The client with type 2 diabetes controlled with biguanide oral diabetic medication is scheduled for a computed tomography (CT) scan with contrast of the abdomen to evaluate pancreatic function. Which intervention should the nurse implement?

A. Provide a high-fat diet 24 hours prior to test.

B. Hold the biguanide medication for 48 hours prior to test.

C. Obtain an informed consent form for the test.

D. Administer pancreatic enzymes prior to the test.

Explanation: Biguanides (e.g., metformin) are held 48 hours before contrast CT to prevent lactic acidosis due to contrast-induced kidney injury. High-fat diets, consent, and enzymes are irrelevant.

Question 4 of 5.

The client diagnosed with type 2 diabetes is admitted to the intensive care unit (ICU) with hyperosmolar hyperglycemic nonketotic syndrome (HHNS) coma. Which assessment data should the nurse expect the client to exhibit?

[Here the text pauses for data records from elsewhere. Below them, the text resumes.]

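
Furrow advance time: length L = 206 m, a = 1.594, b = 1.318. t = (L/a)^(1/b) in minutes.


t = (L/a)^(1/b)
t = (206/1.594)^(1/1.318)
t = 129.234630^(1/1.318)

39.9905 min


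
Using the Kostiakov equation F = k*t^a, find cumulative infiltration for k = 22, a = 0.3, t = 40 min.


F = k * t^a = 22 * 40^0.3
F = 22 * 3.024252

66.5335 mm


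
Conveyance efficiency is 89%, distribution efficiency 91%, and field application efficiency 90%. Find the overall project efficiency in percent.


Ec = 0.89, Eb = 0.91, Ea = 0.9
E = 0.89 * 0.91 * 0.9 * 100 = 72.8910%

72.8910 %


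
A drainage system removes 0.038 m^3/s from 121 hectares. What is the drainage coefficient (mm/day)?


DC = Q * 86400 / (A * 10000) * 1000
DC = 0.038 * 86400 / (121 * 10000) * 1000
DC = 3283200.0000 / 1210000

2.7134 mm/day


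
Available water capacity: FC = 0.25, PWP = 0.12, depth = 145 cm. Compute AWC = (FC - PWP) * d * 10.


AWC = (FC - PWP) * d * 10
AWC = (0.25 - 0.12) * 145 * 10
AWC = 0.1300 * 145 * 10

188.5000 mm


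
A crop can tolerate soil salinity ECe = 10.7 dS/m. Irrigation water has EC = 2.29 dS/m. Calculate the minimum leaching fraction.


LR = ECiw / (5*ECe - ECiw)
LR = 2.29 / (5*10.7 - 2.29)
LR = 2.29 / 51.2100

0.0447


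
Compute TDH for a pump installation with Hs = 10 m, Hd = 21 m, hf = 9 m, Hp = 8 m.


TDH = Hs + Hd + hf + Hp = 10 + 21 + 9 + 8 = 48

48 m


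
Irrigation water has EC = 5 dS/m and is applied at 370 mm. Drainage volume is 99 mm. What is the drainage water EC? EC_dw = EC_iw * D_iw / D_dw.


EC_dw = EC_iw * D_iw / D_dw
EC_dw = 5 * 370 / 99
EC_dw = 1850 / 99

18.6869 dS/m


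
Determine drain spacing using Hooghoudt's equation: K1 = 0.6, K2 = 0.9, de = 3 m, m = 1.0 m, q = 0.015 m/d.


S^2 = 8*K2*de*m/q + 4*K1*m^2/q
S^2 = 8*0.9*3*1.0/0.015 + 4*0.6*1.0^2/0.015
S = sqrt(1600.0000)

40.0000 m


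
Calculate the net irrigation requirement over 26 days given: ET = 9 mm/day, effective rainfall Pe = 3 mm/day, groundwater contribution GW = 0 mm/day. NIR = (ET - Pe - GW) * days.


Daily deficit = ET - Pe - GW = 9 - 3 - 0 = 6 mm/day
NIR = 6 * 26 = 156 mm

156.0000 mm


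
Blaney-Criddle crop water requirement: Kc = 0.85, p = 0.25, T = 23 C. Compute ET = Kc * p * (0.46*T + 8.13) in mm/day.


ET = Kc * p * (0.46*T + 8.13)
ET = 0.85 * 0.25 * (0.46*23 + 8.13)
ET = 0.85 * 0.25 * 18.7100

3.9759 mm/day


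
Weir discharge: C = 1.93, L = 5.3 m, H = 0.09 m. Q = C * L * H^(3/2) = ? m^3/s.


Q = C * L * H^(3/2) = 1.93 * 5.3 * 0.09^1.5 = 1.93 * 5.3 * 0.027000

0.2762 m^3/s


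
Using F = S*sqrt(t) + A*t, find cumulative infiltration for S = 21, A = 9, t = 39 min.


F = S*sqrt(t) + A*t
F = 21*sqrt(39) + 9*39
F = 21*6.244998 + 351

482.1450 mm


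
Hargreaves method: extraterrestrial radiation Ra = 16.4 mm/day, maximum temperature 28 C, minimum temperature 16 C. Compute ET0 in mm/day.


Tmean = (Tmax + Tmin)/2 = (28 + 16)/2 = 22.0
ET0 = 0.0023 * 16.4 * (22.0 + 17.8) * sqrt(28 - 16)
ET0 = 0.0023 * 16.4 * 39.8 * 3.464102

5.2005 mm/day


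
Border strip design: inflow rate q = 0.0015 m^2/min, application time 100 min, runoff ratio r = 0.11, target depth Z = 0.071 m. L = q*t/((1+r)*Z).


L = q*t/((1+r)*Z)
L = 0.0015*100/((1+0.11)*0.071)
L = 0.15/0.07881

1.9033 m


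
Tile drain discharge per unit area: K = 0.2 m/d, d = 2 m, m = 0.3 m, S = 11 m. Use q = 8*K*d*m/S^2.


q = 8*K*d*m/S^2
q = 8*0.2*2*0.3/11^2
q = 0.9600 / 121

0.0079 m/d


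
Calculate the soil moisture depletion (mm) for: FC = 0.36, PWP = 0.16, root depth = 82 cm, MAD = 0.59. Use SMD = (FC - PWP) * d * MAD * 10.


SMD = (FC - PWP) * d * MAD * 10
SMD = (0.36 - 0.16) * 82 * 0.59 * 10
SMD = 0.2000 * 82 * 0.59 * 10

96.7600 mm


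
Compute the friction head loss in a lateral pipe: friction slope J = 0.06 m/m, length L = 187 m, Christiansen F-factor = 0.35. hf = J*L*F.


hf = J * L * F = 0.06 * 187 * 0.35 = 3.9270 m

3.9270 m


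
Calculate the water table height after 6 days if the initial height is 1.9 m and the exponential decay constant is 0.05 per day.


m = m0 * exp(-k*t)
m = 1.9 * exp(-0.05 * 6)
m = 1.9 * exp(-0.3000)

1.4076 m


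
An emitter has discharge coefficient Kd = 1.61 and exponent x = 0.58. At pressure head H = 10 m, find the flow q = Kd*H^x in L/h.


q = Kd * H^x = 1.61 * 10^0.58 = 1.61 * 3.801894

6.1210 L/h


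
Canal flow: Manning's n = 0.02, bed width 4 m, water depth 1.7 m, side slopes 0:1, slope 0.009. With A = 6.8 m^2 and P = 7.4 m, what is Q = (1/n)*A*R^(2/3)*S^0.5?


R = A/P = 6.8/7.4 = 0.918919
Q = (1/0.02) * 6.8 * 0.918919^(2/3) * 0.009^0.5

30.4873 m^3/s


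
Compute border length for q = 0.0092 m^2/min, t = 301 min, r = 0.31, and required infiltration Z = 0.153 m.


L = q*t/((1+r)*Z)
L = 0.0092*301/((1+0.31)*0.153)
L = 2.7692/0.20043

13.8163 m


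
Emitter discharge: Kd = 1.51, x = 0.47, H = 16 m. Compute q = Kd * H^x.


q = Kd * H^x = 1.51 * 16^0.47 = 1.51 * 3.680751

5.5579 L/h


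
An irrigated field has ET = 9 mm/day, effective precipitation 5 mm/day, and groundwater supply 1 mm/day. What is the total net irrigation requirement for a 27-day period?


Daily deficit = ET - Pe - GW = 9 - 5 - 1 = 3 mm/day
NIR = 3 * 27 = 81 mm

81.0000 mm


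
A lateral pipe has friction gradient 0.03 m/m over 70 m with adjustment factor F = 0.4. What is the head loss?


hf = J * L * F = 0.03 * 70 * 0.4 = 0.8400 m

0.8400 m


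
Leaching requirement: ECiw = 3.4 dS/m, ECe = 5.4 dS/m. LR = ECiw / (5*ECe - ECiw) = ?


LR = ECiw / (5*ECe - ECiw)
LR = 3.4 / (5*5.4 - 3.4)
LR = 3.4 / 23.6000

0.1441


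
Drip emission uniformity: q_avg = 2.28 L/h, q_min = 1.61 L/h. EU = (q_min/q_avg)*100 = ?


EU = (q_min/q_avg)*100 = (1.61/2.28)*100 = 70.6140%

70.6140 %


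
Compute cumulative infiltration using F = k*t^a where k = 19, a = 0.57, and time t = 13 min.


F = k * t^a = 19 * 13^0.57
F = 19 * 4.314671

81.9787 mm


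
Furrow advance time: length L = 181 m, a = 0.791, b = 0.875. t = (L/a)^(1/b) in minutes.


t = (L/a)^(1/b)
t = (181/0.791)^(1/0.875)
t = 228.824273^(1/0.875)

497.2489 min


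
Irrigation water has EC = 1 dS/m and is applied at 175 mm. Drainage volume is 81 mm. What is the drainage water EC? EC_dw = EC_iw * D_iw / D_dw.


EC_dw = EC_iw * D_iw / D_dw
EC_dw = 1 * 175 / 81
EC_dw = 175 / 81

2.1605 dS/m


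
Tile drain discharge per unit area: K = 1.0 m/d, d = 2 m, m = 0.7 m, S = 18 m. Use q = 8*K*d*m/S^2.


q = 8*K*d*m/S^2
q = 8*1.0*2*0.7/18^2
q = 11.2000 / 324

0.0346 m/d


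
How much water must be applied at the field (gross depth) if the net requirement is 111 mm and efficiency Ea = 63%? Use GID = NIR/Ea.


Ea = 63% = 0.63
GID = NIR / Ea = 111 / 0.63 = 176.1905 mm

176.1905 mm


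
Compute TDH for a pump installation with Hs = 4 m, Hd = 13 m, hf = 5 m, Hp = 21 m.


TDH = Hs + Hd + hf + Hp = 4 + 13 + 5 + 21 = 43

43 m


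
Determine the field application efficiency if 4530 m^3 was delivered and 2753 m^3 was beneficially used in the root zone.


Ea = V_root / V_field * 100 = 2753 / 4530 * 100 = 60.7726%

60.7726 %


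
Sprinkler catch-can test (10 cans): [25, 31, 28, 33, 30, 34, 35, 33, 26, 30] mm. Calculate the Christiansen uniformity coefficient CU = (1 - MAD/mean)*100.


mean = 30.500000 mm
MAD = 2.700000 mm
CU = (1 - 2.700000/30.500000)*100

91.1475 %


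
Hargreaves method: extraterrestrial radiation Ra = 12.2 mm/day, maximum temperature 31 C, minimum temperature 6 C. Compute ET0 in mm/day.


Tmean = (Tmax + Tmin)/2 = (31 + 6)/2 = 18.5
ET0 = 0.0023 * 12.2 * (18.5 + 17.8) * sqrt(31 - 6)
ET0 = 0.0023 * 12.2 * 36.3 * 5.000000

5.0929 mm/day


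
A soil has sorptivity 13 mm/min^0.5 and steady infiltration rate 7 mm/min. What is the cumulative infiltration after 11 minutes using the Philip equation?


F = S*sqrt(t) + A*t
F = 13*sqrt(11) + 7*11
F = 13*3.316625 + 77

120.1161 mm


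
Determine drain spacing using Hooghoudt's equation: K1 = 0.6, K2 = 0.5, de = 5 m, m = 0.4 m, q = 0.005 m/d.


S^2 = 8*K2*de*m/q + 4*K1*m^2/q
S^2 = 8*0.5*5*0.4/0.005 + 4*0.6*0.4^2/0.005
S = sqrt(1676.8000)

40.9487 m


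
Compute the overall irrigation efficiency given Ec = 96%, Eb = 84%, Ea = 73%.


Ec = 0.96, Eb = 0.84, Ea = 0.73
E = 0.96 * 0.84 * 0.73 * 100 = 58.8672%

58.8672 %


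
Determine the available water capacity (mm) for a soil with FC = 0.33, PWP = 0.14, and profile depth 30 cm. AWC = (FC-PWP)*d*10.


AWC = (FC - PWP) * d * 10
AWC = (0.33 - 0.14) * 30 * 10
AWC = 0.1900 * 30 * 10

57.0000 mm


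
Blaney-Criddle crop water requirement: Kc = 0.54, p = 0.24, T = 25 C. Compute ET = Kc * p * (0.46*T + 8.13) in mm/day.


ET = Kc * p * (0.46*T + 8.13)
ET = 0.54 * 0.24 * (0.46*25 + 8.13)
ET = 0.54 * 0.24 * 19.6300

2.5440 mm/day


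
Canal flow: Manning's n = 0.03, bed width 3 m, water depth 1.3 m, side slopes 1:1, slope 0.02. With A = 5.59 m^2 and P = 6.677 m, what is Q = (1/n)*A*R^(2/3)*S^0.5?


R = A/P = 5.59/6.677 = 0.837202
Q = (1/0.03) * 5.59 * 0.837202^(2/3) * 0.02^0.5

23.4077 m^3/s


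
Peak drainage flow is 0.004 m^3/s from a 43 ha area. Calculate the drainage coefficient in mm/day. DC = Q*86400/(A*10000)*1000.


DC = Q * 86400 / (A * 10000) * 1000
DC = 0.004 * 86400 / (43 * 10000) * 1000
DC = 345600.0000 / 430000

0.8037 mm/day


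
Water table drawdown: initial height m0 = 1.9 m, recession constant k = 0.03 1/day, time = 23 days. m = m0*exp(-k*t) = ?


m = m0 * exp(-k*t)
m = 1.9 * exp(-0.03 * 23)
m = 1.9 * exp(-0.6900)

0.9530 m


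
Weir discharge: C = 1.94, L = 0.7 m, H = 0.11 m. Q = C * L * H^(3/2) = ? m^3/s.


Q = C * L * H^(3/2) = 1.94 * 0.7 * 0.11^1.5 = 1.94 * 0.7 * 0.036483

0.0495 m^3/s


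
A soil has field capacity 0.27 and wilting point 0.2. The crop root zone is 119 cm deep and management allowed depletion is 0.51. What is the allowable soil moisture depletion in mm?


SMD = (FC - PWP) * d * MAD * 10
SMD = (0.27 - 0.2) * 119 * 0.51 * 10
SMD = 0.0700 * 119 * 0.51 * 10

42.4830 mm


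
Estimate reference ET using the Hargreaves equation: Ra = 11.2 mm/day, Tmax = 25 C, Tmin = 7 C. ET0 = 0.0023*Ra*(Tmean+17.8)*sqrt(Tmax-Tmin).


Tmean = (Tmax + Tmin)/2 = (25 + 7)/2 = 16.0
ET0 = 0.0023 * 11.2 * (16.0 + 17.8) * sqrt(25 - 7)
ET0 = 0.0023 * 11.2 * 33.8 * 4.242641

3.6940 mm/day


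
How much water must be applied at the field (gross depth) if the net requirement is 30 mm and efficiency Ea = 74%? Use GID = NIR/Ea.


Ea = 74% = 0.74
GID = NIR / Ea = 30 / 0.74 = 40.5405 mm

40.5405 mm


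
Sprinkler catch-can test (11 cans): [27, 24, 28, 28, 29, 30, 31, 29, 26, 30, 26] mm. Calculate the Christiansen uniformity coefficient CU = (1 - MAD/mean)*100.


mean = 28.000000 mm
MAD = 1.636364 mm
CU = (1 - 1.636364/28.000000)*100

94.1558 %


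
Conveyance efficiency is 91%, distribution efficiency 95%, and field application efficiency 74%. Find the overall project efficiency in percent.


Ec = 0.91, Eb = 0.95, Ea = 0.74
E = 0.91 * 0.95 * 0.74 * 100 = 63.9730%

63.9730 %


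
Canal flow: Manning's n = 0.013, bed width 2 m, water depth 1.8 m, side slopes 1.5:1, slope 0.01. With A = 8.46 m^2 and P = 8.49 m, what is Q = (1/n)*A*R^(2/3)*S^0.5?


R = A/P = 8.46/8.49 = 0.996466
Q = (1/0.013) * 8.46 * 0.996466^(2/3) * 0.01^0.5

64.9235 m^3/s


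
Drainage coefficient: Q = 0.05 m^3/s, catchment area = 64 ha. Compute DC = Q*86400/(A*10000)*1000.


DC = Q * 86400 / (A * 10000) * 1000
DC = 0.05 * 86400 / (64 * 10000) * 1000
DC = 4320000.0000 / 640000

6.7500 mm/day


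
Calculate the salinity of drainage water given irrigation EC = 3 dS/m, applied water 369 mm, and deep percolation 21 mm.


EC_dw = EC_iw * D_iw / D_dw
EC_dw = 3 * 369 / 21
EC_dw = 1107 / 21

52.7143 dS/m


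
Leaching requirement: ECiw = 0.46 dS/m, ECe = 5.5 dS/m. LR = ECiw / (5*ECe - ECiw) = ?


LR = ECiw / (5*ECe - ECiw)
LR = 0.46 / (5*5.5 - 0.46)
LR = 0.46 / 27.0400

0.0170


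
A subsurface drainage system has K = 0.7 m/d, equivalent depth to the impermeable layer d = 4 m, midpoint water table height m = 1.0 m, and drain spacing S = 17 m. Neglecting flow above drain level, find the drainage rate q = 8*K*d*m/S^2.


q = 8*K*d*m/S^2
q = 8*0.7*4*1.0/17^2
q = 22.4000 / 289

0.0775 m/d


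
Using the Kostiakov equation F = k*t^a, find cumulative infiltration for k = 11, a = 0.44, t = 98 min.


F = k * t^a = 11 * 98^0.44
F = 11 * 7.518643

82.7051 mm


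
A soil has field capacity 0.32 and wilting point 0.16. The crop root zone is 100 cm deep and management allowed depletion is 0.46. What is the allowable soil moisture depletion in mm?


SMD = (FC - PWP) * d * MAD * 10
SMD = (0.32 - 0.16) * 100 * 0.46 * 10
SMD = 0.1600 * 100 * 0.46 * 10

73.6000 mm


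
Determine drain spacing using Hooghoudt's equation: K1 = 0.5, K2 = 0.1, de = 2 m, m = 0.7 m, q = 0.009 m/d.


S^2 = 8*K2*de*m/q + 4*K1*m^2/q
S^2 = 8*0.1*2*0.7/0.009 + 4*0.5*0.7^2/0.009
S = sqrt(233.3333)

15.2753 m


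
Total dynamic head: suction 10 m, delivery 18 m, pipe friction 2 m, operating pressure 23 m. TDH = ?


TDH = Hs + Hd + hf + Hp = 10 + 18 + 2 + 23 = 53

53 m


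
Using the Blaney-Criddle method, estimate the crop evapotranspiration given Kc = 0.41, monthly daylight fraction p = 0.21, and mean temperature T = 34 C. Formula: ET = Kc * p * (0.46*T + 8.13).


ET = Kc * p * (0.46*T + 8.13)
ET = 0.41 * 0.21 * (0.46*34 + 8.13)
ET = 0.41 * 0.21 * 23.7700

2.0466 mm/day


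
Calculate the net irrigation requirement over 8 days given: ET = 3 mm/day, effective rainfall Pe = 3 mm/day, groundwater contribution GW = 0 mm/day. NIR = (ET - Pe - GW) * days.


Daily deficit = ET - Pe - GW = 3 - 3 - 0 = 0 mm/day
NIR = 0 * 8 = 0 mm

0 mm


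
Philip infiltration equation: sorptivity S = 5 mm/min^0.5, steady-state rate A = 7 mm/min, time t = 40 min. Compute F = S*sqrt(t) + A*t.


F = S*sqrt(t) + A*t
F = 5*sqrt(40) + 7*40
F = 5*6.324555 + 280

311.6228 mm


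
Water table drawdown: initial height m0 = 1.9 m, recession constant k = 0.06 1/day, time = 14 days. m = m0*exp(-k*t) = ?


m = m0 * exp(-k*t)
m = 1.9 * exp(-0.06 * 14)
m = 1.9 * exp(-0.8400)

0.8202 m


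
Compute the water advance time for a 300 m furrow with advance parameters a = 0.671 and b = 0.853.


t = (L/a)^(1/b)
t = (300/0.671)^(1/0.853)
t = 447.093890^(1/0.853)

1279.8225 min


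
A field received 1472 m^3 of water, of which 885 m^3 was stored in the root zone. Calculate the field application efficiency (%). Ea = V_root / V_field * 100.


Ea = V_root / V_field * 100 = 885 / 1472 * 100 = 60.1223%

60.1223 %


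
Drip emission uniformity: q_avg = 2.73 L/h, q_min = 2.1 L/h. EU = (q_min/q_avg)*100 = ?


EU = (q_min/q_avg)*100 = (2.1/2.73)*100 = 76.9231%

76.9231 %


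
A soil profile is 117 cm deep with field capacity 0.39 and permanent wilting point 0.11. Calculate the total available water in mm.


AWC = (FC - PWP) * d * 10
AWC = (0.39 - 0.11) * 117 * 10
AWC = 0.2800 * 117 * 10

327.6000 mm


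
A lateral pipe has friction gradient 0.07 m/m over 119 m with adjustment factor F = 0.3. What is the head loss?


hf = J * L * F = 0.07 * 119 * 0.3 = 2.4990 m

2.4990 m


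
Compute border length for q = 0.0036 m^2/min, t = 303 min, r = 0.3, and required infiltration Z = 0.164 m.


L = q*t/((1+r)*Z)
L = 0.0036*303/((1+0.3)*0.164)
L = 1.0908/0.2132

5.1163 m


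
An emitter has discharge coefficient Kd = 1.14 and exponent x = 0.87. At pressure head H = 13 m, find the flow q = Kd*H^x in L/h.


q = Kd * H^x = 1.14 * 13^0.87 = 1.14 * 9.313882

10.6178 L/h


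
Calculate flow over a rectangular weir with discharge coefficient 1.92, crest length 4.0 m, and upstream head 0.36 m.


Q = C * L * H^(3/2) = 1.92 * 4.0 * 0.36^1.5 = 1.92 * 4.0 * 0.216000

1.6589 m^3/s


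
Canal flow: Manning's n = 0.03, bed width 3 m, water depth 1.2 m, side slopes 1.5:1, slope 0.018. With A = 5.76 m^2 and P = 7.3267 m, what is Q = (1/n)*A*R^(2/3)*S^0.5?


R = A/P = 5.76/7.3267 = 0.786166
Q = (1/0.03) * 5.76 * 0.786166^(2/3) * 0.018^0.5

21.9422 m^3/s


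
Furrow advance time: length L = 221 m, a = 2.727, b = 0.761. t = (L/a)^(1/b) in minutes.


t = (L/a)^(1/b)
t = (221/2.727)^(1/0.761)
t = 81.041437^(1/0.761)

322.2230 min


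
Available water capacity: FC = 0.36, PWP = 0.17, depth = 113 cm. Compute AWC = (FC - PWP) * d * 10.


AWC = (FC - PWP) * d * 10
AWC = (0.36 - 0.17) * 113 * 10
AWC = 0.1900 * 113 * 10

214.7000 mm


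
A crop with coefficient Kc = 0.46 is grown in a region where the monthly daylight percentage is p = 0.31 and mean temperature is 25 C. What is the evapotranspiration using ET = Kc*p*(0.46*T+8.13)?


ET = Kc * p * (0.46*T + 8.13)
ET = 0.46 * 0.31 * (0.46*25 + 8.13)
ET = 0.46 * 0.31 * 19.6300

2.7992 mm/day


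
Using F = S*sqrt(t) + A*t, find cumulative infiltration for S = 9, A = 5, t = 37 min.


F = S*sqrt(t) + A*t
F = 9*sqrt(37) + 5*37
F = 9*6.082763 + 185

239.7449 mm


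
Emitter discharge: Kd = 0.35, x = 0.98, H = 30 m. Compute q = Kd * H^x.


q = Kd * H^x = 0.35 * 30^0.98 = 0.35 * 28.027143

9.8095 L/h


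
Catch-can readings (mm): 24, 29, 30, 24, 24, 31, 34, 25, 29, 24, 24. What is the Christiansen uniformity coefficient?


mean = 27.090909 mm
MAD = 3.190083 mm
CU = (1 - 3.190083/27.090909)*100

88.2245 %


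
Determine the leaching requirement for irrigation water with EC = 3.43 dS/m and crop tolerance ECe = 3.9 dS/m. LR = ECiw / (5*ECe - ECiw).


LR = ECiw / (5*ECe - ECiw)
LR = 3.43 / (5*3.9 - 3.43)
LR = 3.43 / 16.0700

0.2134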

A. Kussmaul's respirations.

B. Diarrhea and epigastric pain.

C. Dry mucous membranes.

D. Ketone breath odor.

Explanation: HHNS causes severe dehydration, leading to dry mucous membranes. Kussmaul's respirations and ketone odor are DKA-specific, and diarrhea/pain are less common.

Question 5 of 5.

Which assessment data indicate the client diagnosed with diabetic ketoacidosis is responding to the medical treatment?

A. The client has tented skin turgor and dry mucous membranes.

B. The client is alert and oriented to date, time, and place.

C. The client's ABG results are pH 7.29, PaCO2 44, HCO3 15.

D. The client's serum potassium level is 3.3 mEq/L.

Explanation: Alertness and orientation indicate resolving DKA, as cerebral function improves. Persistent dehydration, acidosis (pH 7.29), and hypokalemia are not signs of improvement.